For much of his working life his practice was in Harley Street, where members of the aristocracy and even royalty from throughout Europe consulted him. So esteemed was he, that when it was decided in 1935 to open up the urn thought to contain the bodies of the two Princes in the tower, the urn was brought to his practice. Together with Professor Wright, Professor of Anatomy at the London Hospital, he X-rayed the bones and confirmed that they belonged to two boys who were the same age as the princes were when they died.

The Northcroft legacy, which will be celebrated this year as part of the centenary of the BSSO, is immense (the BSSO, along with a number of other orthodontic organisations, was subsumed into BOS thirteen years ago). But this is not just a story of one man's achievements. Many have contributed in a variety of ways. Every year, the British Orthodontic Society's conference features the Northcroft Memorial Lecture, delivered by an outstanding orthodontist. In 1983 it was given by Professor Jim Moss and the subject was Northcroft himself (Moss J P. Northcroft revisited. Br J Orthod1989;  16: 155–167). It is partly thanks to Jim that Northcroft's work on understanding the growth and development of the face has been perpetuated. This was through the development of laser scanning by Jim Moss and Alf Linney, working at University CollegeHospital, building on the foundations laid by Northcroft. Jim even went to meet William Northcroft, then aged 72, and took a further mask – this time from alginate – and a laser scan. The adult William confided that he had found the mask construction process very hot. One year he incurred his father's anger by chewing something and this caused a fracture in the plaster. This particular mask is slightly different from the others.

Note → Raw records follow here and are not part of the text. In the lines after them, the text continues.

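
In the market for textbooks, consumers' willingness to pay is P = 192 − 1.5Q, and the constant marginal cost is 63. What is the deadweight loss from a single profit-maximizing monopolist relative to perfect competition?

Perfect competition: P = MC = 63, so 192 − 1.5Q = 63 and Q = 86.
The monopolist equates marginal revenue to marginal cost: 192 − 3Q = 63, so Q = 43. From demand, P = 127.5.
DWL is the triangle between Q = 43 and Q = 86: ½·(86 − 43)·(127.5 − 63) = 1386.75.

DWL = 1386.75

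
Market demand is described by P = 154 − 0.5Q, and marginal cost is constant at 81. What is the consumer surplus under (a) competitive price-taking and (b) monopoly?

Competition: CS = 5329; Monopoly: CS = 1332.25

Under competition P = MC = 81, so Q = (154 − 81)/0.5 = 146.
CS = ½·(154 − 81)·146 = 5329.
A monopolist chooses Q where MR = MC. MR = 154 − Q; setting this equal to 81 gives Q = 73 and P = 117.5.
CS = ½·(154 − 117.5)·73 = 1332.25.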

That great palace of truth

Some of the plaster facemasks Northcroft made of his son William as he grew

For many years the Curator of the BOS Museum, Jim Moss rescued the collection when it had no home. He made sure that it was safe in a variety of resting places – latterly the Royal London Hospital – until BOS finally had offices of its own. Now, with the support of the BDA Curator, Rachel Bairsto, and leading members of BOS including Chairman Iain Hathorn, this orthodontic archive is finally safe and in development.

How pleased George Northcroft would be! He would have approved especially of the combined efforts of BDA and BOS on an exhibition in the centenary year of BSSO. Northcroft tried through his work, he said of himself, to contribute 'something, however little, towards constructing that great palace of truth, in the building of which all scientists are collaborating.' How inspiring to think that one century later, although there are many different branches of dentistry and many places in which it is practiced and studied, so many members of the profession are contributing to the great palace of truth to which George Northcroft personally contributed so much.